As always, FWIW from BOLB (For What its’ Worth from Bear-Of-Little-Brain…)
thanks! I’ll give it a go later.
However, my question still stands: does anybody know if the grain in hi-speed film (say, the classic Tri-X pushed to 1600, or Neopan1600 etc) is somewhat different in dark areas, less prominent, different character etc?
Y’know, your question about film performance is implicitly targeted at us old people, folk who are least likely to remember things…
In my youth I shot a lot of Tri-X, and pushed a bit of it as far as 4000. So, to be clear, we’re talking about a different phenomenon in film grain than that of signal noise.

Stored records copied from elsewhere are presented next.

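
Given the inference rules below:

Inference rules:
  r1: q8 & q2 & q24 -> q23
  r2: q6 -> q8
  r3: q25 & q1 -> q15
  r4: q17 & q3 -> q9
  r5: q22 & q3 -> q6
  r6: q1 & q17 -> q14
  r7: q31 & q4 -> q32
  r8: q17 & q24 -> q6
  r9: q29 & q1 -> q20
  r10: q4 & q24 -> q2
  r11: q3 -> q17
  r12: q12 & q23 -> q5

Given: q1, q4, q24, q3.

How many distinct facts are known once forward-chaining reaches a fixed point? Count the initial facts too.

Round 1: r10 [q4 & q24 -> q2]; r11 [q3 -> q17]. New: q2, q17.
Round 2: r4 [q17 & q3 -> q9]; r6 [q1 & q17 -> q14]; r8 [q17 & q24 -> q6]. New: q9, q14, q6.
Round 3: r2 [q6 -> q8]. New: q8.
Round 4: r1 [q8 & q2 & q24 -> q23]. New: q23.
Closure: {q1, q14, q17, q2, q23, q24, q3, q4, q6, q8, q9} — 11 facts.

11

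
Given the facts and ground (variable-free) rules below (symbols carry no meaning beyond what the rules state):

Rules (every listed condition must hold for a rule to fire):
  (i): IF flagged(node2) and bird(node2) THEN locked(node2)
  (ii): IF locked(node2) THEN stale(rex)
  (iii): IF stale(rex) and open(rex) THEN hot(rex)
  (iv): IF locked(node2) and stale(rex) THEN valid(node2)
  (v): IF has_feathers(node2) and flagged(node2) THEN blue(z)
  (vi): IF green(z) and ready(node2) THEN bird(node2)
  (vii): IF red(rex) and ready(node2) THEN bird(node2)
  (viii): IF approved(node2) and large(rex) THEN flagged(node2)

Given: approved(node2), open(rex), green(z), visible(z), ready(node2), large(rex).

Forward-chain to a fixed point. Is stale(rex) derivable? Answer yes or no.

Round 1: (vi) [IF green(z) and ready(node2) THEN bird(node2)]; (viii) [IF approved(node2) and large(rex) THEN flagged(node2)]. New: bird(node2), flagged(node2).
Round 2: (i) [IF flagged(node2) and bird(node2) THEN locked(node2)]. New: locked(node2).
Round 3: (ii) [IF locked(node2) THEN stale(rex)]. New: stale(rex).
Round 4: (iii) [IF stale(rex) and open(rex) THEN hot(rex)]; (iv) [IF locked(node2) and stale(rex) THEN valid(node2)]. New: hot(rex), valid(node2).
stale(rex) appears in round 3, so it is derivable.

yes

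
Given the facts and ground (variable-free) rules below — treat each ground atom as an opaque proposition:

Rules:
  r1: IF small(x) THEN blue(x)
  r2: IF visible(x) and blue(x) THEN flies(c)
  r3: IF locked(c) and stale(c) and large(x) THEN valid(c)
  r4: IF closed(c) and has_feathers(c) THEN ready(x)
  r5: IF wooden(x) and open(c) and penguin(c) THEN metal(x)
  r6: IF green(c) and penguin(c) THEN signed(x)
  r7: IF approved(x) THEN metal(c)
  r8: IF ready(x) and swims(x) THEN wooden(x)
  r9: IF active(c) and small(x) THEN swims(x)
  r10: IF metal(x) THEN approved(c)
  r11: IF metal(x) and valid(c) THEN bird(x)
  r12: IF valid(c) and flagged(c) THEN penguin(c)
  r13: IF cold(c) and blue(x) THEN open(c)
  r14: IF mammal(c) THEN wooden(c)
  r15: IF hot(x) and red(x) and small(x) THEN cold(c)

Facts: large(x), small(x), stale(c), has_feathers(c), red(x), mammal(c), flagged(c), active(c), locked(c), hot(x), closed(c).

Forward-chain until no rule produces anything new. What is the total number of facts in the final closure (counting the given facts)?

Round 1 — r1, r3, r4, r9, r14, r15, derive blue(x), valid(c), ready(x), swims(x), wooden(c), cold(c).
Round 2 — r8, r12, r13, derive wooden(x), penguin(c), open(c).
Round 3 — r5, derive metal(x).
Round 4 — r10, r11, derive approved(c), bird(x).
Closure: {active(c), approved(c), bird(x), blue(x), closed(c), cold(c), flagged(c), has_feathers(c), hot(x), large(x), locked(c), mammal(c), metal(x), open(c), penguin(c), ready(x), red(x), small(x), stale(c), swims(x), valid(c), wooden(c), wooden(x)} — 23 facts.

23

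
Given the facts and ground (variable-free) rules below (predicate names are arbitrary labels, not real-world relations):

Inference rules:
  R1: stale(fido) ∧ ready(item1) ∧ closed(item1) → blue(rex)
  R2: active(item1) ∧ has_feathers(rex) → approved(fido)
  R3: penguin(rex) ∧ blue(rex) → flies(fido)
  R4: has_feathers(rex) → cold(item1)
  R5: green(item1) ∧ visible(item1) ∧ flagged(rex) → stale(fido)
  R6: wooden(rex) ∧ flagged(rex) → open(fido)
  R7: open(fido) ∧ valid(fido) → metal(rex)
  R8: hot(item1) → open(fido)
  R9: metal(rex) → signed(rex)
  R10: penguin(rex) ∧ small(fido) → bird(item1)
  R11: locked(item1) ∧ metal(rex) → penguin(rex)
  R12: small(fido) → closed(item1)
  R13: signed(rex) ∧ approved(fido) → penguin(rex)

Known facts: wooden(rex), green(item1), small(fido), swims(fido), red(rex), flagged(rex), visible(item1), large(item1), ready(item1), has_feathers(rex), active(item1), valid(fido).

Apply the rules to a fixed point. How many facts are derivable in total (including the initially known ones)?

23

Round 1: R2 [active(item1) ∧ has_feathers(rex) → approved(fido)]; R4 [has_feathers(rex) → cold(item1)]; R5 [green(item1) ∧ visible(item1) ∧ flagged(rex) → stale(fido)]; R6 [wooden(rex) ∧ flagged(rex) → open(fido)]; R12 [small(fido) → closed(item1)]. New: approved(fido), cold(item1), stale(fido), open(fido), closed(item1).
Round 2: R1 [stale(fido) ∧ ready(item1) ∧ closed(item1) → blue(rex)]; R7 [open(fido) ∧ valid(fido) → metal(rex)]. New: blue(rex), metal(rex).
Round 3: R9 [metal(rex) → signed(rex)]. New: signed(rex).
Round 4: R13 [signed(rex) ∧ approved(fido) → penguin(rex)]. New: penguin(rex).
Round 5: R3 [penguin(rex) ∧ blue(rex) → flies(fido)]; R10 [penguin(rex) ∧ small(fido) → bird(item1)]. New: flies(fido), bird(item1).
Closure: {active(item1), approved(fido), bird(item1), blue(rex), closed(item1), cold(item1), flagged(rex), flies(fido), green(item1), has_feathers(rex), large(item1), metal(rex), open(fido), penguin(rex), ready(item1), red(rex), signed(rex), small(fido), stale(fido), swims(fido), valid(fido), visible(item1), wooden(rex)} — 23 facts.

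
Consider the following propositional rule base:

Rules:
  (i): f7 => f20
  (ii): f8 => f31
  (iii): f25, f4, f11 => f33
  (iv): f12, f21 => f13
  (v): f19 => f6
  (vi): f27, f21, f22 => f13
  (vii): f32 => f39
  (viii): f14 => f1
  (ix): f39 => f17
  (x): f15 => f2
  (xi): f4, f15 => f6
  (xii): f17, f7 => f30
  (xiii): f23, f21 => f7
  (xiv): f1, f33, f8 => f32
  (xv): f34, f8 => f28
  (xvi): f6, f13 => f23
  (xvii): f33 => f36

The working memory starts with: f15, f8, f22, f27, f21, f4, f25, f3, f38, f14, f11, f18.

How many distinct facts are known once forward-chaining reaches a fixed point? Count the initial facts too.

Round 1 fires (ii), (iii), (vi), (viii), (x), (xi), giving f31, f33, f13, f1, f2, f6.
Round 2 fires (xiv), (xvi), (xvii), giving f32, f23, f36.
Round 3 fires (vii), (xiii), giving f39, f7.
Round 4 fires (i), (ix), giving f20, f17.
Round 5 fires (xii), giving f30.
Closure: {f1, f11, f13, f14, f15, f17, f18, f2, f20, f21, f22, f23, f25, f27, f3, f30, f31, f32, f33, f36, f38, f39, f4, f6, f7, f8} — 26 facts.

26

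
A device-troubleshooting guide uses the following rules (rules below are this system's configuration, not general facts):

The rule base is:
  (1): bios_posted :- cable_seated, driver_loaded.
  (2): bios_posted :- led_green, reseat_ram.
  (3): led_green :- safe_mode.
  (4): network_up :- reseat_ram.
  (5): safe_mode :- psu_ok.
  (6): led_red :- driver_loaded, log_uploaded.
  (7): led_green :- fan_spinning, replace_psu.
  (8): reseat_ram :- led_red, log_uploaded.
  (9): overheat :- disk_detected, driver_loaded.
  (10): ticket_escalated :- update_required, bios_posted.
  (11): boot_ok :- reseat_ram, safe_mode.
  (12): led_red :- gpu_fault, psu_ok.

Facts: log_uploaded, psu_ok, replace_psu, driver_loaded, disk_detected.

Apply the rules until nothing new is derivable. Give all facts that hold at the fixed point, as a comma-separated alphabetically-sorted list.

Round 1 fires (5), (6), (9), giving safe_mode, led_red, overheat.
Round 2 fires (3), (8), giving led_green, reseat_ram.
Round 3 fires (2), (4), (11), giving bios_posted, network_up, boot_ok.

bios_posted, boot_ok, disk_detected, driver_loaded, led_green, led_red, log_uploaded, network_up, overheat, psu_ok, replace_psu, reseat_ram, safe_mode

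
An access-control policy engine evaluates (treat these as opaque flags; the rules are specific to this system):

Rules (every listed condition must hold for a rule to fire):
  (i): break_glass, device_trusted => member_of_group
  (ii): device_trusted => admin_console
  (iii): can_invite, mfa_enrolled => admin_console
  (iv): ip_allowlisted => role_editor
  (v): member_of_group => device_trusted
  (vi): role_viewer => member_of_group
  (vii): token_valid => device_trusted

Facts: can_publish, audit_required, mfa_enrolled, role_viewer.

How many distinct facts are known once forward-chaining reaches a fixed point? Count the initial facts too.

Round 1 fires (vi), giving member_of_group.
Round 2 fires (v), giving device_trusted.
Round 3 fires (ii), giving admin_console.
Closure: {admin_console, audit_required, can_publish, device_trusted, member_of_group, mfa_enrolled, role_viewer} — 7 facts.

7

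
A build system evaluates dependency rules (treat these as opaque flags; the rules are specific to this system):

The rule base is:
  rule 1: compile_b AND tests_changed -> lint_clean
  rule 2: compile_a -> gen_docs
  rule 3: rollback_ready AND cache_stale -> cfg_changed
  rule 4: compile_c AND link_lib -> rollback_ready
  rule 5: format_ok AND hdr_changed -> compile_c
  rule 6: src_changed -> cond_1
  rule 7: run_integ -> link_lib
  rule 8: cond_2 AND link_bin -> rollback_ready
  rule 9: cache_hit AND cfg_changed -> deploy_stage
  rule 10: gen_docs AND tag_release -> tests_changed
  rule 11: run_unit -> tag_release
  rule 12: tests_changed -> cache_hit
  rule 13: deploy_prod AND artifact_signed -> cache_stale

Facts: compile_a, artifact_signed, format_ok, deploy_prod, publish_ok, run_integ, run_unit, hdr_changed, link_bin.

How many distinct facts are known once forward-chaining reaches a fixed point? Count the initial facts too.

Round 1 fires rule 2, rule 5, rule 7, rule 11, rule 13, giving gen_docs, compile_c, link_lib, tag_release, cache_stale.
Round 2 fires rule 4, rule 10, giving rollback_ready, tests_changed.
Round 3 fires rule 3, rule 12, giving cfg_changed, cache_hit.
Round 4 fires rule 9, giving deploy_stage.
Closure: {artifact_signed, cache_hit, cache_stale, cfg_changed, compile_a, compile_c, deploy_prod, deploy_stage, format_ok, gen_docs, hdr_changed, link_bin, link_lib, publish_ok, rollback_ready, run_integ, run_unit, tag_release, tests_changed} — 19 facts.

19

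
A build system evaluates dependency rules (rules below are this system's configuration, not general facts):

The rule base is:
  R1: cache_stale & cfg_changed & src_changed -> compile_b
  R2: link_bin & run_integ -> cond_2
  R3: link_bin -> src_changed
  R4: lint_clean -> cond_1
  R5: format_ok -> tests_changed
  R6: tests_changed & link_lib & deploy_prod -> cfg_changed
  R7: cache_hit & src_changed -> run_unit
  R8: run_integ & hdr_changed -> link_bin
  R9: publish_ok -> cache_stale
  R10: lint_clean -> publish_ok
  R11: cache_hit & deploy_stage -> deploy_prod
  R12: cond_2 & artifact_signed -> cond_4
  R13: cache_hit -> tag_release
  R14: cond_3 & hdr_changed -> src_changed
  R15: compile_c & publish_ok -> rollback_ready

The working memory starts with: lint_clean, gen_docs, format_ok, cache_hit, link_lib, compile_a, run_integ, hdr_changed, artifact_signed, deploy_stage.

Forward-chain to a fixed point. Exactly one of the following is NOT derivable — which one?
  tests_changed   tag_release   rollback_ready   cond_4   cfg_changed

Round 1 — R4, R5, R8, R10, R11, R13, derive cond_1, tests_changed, link_bin, publish_ok, deploy_prod, tag_release.
Round 2 — R2, R3, R6, R9, derive cond_2, src_changed, cfg_changed, cache_stale.
Round 3 — R1, R7, R12, derive compile_b, run_unit, cond_4.
Derived: cond_4 (round 3), tests_changed (round 1), cfg_changed (round 2), tag_release (round 1). rollback_ready never appears in any round.

rollback_ready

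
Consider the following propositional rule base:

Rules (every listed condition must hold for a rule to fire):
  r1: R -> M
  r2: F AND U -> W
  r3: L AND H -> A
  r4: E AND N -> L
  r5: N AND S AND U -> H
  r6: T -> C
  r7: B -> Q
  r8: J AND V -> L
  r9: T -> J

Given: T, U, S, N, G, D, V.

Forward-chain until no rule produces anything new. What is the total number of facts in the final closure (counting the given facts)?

12

Round 1: r5 [N AND S AND U -> H]; r6 [T -> C]; r9 [T -> J]. New: H, C, J.
Round 2: r8 [J AND V -> L]. New: L.
Round 3: r3 [L AND H -> A]. New: A.
Closure: {A, C, D, G, H, J, L, N, S, T, U, V} — 12 facts.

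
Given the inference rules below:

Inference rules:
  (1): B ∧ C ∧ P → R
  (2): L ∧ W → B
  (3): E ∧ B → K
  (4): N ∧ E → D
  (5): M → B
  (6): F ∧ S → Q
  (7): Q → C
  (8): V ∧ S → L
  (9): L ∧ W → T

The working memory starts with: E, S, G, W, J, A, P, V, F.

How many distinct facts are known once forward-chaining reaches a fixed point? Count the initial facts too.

16

Round 1 — (6), (8), derive Q, L.
Round 2 — (2), (7), (9), derive B, C, T.
Round 3 — (1), (3), derive R, K.
Closure: {A, B, C, E, F, G, J, K, L, P, Q, R, S, T, V, W} — 16 facts.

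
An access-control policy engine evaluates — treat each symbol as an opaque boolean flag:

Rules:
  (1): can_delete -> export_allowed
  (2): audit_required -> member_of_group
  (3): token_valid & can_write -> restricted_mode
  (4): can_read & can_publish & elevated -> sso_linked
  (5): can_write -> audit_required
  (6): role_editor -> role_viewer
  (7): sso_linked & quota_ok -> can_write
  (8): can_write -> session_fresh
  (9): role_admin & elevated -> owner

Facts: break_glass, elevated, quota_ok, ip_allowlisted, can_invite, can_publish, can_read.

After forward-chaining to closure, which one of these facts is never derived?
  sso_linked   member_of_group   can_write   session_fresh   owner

owner

Round 1: (4) [can_read & can_publish & elevated -> sso_linked]. Adds sso_linked.
Round 2: (7) [sso_linked & quota_ok -> can_write]. Adds can_write.
Round 3: (5) [can_write -> audit_required]; (8) [can_write -> session_fresh]. Adds audit_required, session_fresh.
Round 4: (2) [audit_required -> member_of_group]. Adds member_of_group.
Derived: can_write (round 2), sso_linked (round 1), member_of_group (round 4), session_fresh (round 3). owner never appears in any round.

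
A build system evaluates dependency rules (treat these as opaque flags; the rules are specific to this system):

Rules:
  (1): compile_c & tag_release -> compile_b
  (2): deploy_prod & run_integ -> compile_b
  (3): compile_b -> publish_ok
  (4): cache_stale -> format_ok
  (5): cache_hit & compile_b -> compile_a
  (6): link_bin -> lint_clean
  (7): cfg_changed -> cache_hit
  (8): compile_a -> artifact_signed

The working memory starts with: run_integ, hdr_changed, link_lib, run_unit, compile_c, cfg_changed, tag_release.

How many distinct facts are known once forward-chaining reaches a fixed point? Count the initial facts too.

Round 1: (1) [compile_c & tag_release -> compile_b]; (7) [cfg_changed -> cache_hit]. Adds compile_b, cache_hit.
Round 2: (3) [compile_b -> publish_ok]; (5) [cache_hit & compile_b -> compile_a]. Adds publish_ok, compile_a.
Round 3: (8) [compile_a -> artifact_signed]. Adds artifact_signed.
Closure: {artifact_signed, cache_hit, cfg_changed, compile_a, compile_b, compile_c, hdr_changed, link_lib, publish_ok, run_integ, run_unit, tag_release} — 12 facts.

12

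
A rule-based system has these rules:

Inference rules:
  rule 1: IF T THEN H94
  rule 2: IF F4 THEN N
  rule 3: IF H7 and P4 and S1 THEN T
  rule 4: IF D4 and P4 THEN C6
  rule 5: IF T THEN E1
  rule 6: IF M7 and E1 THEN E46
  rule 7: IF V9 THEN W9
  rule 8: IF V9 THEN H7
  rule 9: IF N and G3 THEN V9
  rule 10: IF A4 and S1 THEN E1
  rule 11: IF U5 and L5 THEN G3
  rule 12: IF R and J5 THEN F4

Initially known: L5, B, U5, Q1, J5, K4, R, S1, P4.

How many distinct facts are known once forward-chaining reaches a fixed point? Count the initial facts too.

Round 1: rule 11 [IF U5 and L5 THEN G3]; rule 12 [IF R and J5 THEN F4]. New: G3, F4.
Round 2: rule 2 [IF F4 THEN N]. New: N.
Round 3: rule 9 [IF N and G3 THEN V9]. New: V9.
Round 4: rule 7 [IF V9 THEN W9]; rule 8 [IF V9 THEN H7]. New: W9, H7.
Round 5: rule 3 [IF H7 and P4 and S1 THEN T]. New: T.
Round 6: rule 1 [IF T THEN H94]; rule 5 [IF T THEN E1]. New: H94, E1.
Closure: {B, E1, F4, G3, H7, H94, J5, K4, L5, N, P4, Q1, R, S1, T, U5, V9, W9} — 18 facts.

18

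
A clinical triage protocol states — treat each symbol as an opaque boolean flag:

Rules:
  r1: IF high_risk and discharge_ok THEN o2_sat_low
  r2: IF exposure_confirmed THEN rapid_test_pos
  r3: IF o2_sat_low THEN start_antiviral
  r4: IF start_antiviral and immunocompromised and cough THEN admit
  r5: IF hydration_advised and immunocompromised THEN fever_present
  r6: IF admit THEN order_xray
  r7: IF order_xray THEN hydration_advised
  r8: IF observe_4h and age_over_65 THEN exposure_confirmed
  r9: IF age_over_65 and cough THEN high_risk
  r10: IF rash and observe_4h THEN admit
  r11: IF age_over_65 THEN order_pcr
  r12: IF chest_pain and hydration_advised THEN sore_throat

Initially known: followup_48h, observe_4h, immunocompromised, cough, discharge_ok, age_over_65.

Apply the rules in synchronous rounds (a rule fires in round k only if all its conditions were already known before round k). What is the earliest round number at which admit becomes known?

4

Round 1 fires r8, r9, r11, giving exposure_confirmed, high_risk, order_pcr.
Round 2 fires r1, r2, giving o2_sat_low, rapid_test_pos.
Round 3 fires r3, giving start_antiviral.
Round 4 fires r4, giving admit.
admit first appears in round 4.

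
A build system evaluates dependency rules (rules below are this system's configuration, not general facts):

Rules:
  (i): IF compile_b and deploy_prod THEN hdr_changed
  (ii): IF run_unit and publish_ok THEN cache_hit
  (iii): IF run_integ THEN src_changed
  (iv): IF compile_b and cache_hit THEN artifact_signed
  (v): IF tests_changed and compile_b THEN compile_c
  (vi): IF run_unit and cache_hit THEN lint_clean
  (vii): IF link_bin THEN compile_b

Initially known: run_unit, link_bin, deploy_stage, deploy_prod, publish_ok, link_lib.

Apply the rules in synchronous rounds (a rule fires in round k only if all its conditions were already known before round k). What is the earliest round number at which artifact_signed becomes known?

[1] (ii) [IF run_unit and publish_ok THEN cache_hit]; (vii) [IF link_bin THEN compile_b]. ⇒ new: cache_hit, compile_b.
[2] (i) [IF compile_b and deploy_prod THEN hdr_changed]; (iv) [IF compile_b and cache_hit THEN artifact_signed]; (vi) [IF run_unit and cache_hit THEN lint_clean]. ⇒ new: hdr_changed, artifact_signed, lint_clean.
artifact_signed first appears in round 2.

2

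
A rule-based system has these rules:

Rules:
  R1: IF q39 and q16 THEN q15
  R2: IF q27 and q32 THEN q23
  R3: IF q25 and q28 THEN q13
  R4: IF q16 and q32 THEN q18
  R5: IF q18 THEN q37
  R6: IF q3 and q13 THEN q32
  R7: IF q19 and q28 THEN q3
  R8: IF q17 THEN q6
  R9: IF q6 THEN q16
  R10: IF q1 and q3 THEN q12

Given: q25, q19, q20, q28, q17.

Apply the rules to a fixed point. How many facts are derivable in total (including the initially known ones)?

Round 1: R3 [IF q25 and q28 THEN q13]; R7 [IF q19 and q28 THEN q3]; R8 [IF q17 THEN q6]. New: q13, q3, q6.
Round 2: R6 [IF q3 and q13 THEN q32]; R9 [IF q6 THEN q16]. New: q32, q16.
Round 3: R4 [IF q16 and q32 THEN q18]. New: q18.
Round 4: R5 [IF q18 THEN q37]. New: q37.
Closure: {q13, q16, q17, q18, q19, q20, q25, q28, q3, q32, q37, q6} — 12 facts.

12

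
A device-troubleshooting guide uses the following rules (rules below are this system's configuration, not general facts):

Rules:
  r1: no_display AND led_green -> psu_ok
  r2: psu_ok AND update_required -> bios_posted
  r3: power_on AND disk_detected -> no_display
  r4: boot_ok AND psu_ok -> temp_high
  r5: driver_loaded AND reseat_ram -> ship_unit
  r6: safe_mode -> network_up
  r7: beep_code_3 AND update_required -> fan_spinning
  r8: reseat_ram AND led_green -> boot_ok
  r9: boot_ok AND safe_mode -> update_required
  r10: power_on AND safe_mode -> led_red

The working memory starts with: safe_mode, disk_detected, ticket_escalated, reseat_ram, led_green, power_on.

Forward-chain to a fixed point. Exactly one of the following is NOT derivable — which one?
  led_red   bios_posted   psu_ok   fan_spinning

[1] r3 [power_on AND disk_detected -> no_display]; r6 [safe_mode -> network_up]; r8 [reseat_ram AND led_green -> boot_ok]; r10 [power_on AND safe_mode -> led_red]. ⇒ new: no_display, network_up, boot_ok, led_red.
[2] r1 [no_display AND led_green -> psu_ok]; r9 [boot_ok AND safe_mode -> update_required]. ⇒ new: psu_ok, update_required.
[3] r2 [psu_ok AND update_required -> bios_posted]; r4 [boot_ok AND psu_ok -> temp_high]. ⇒ new: bios_posted, temp_high.
Derived: bios_posted (round 3), led_red (round 1), psu_ok (round 2). fan_spinning never appears in any round.

fan_spinning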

It’s probably more relatable to read noise, as both are aspects of the recording mechanism. Film grain is inherent in the emulsion structure, and then is “aggravated” in the choice of processing.
All that said, I think there’s probably more variance in film granularity as tone changes - the recorded image is uniform, but the processing by definition removes material for the darker tones, and my intuition would say the dark regions would be more uniform as a result. And that visible texture would be very dependent on things like the interaction of a particular emulsion structure with particular chemicals - crystallization, clumping, that sort of thing.
I’m definitely not a chemist, so take all that above with a grain of salt…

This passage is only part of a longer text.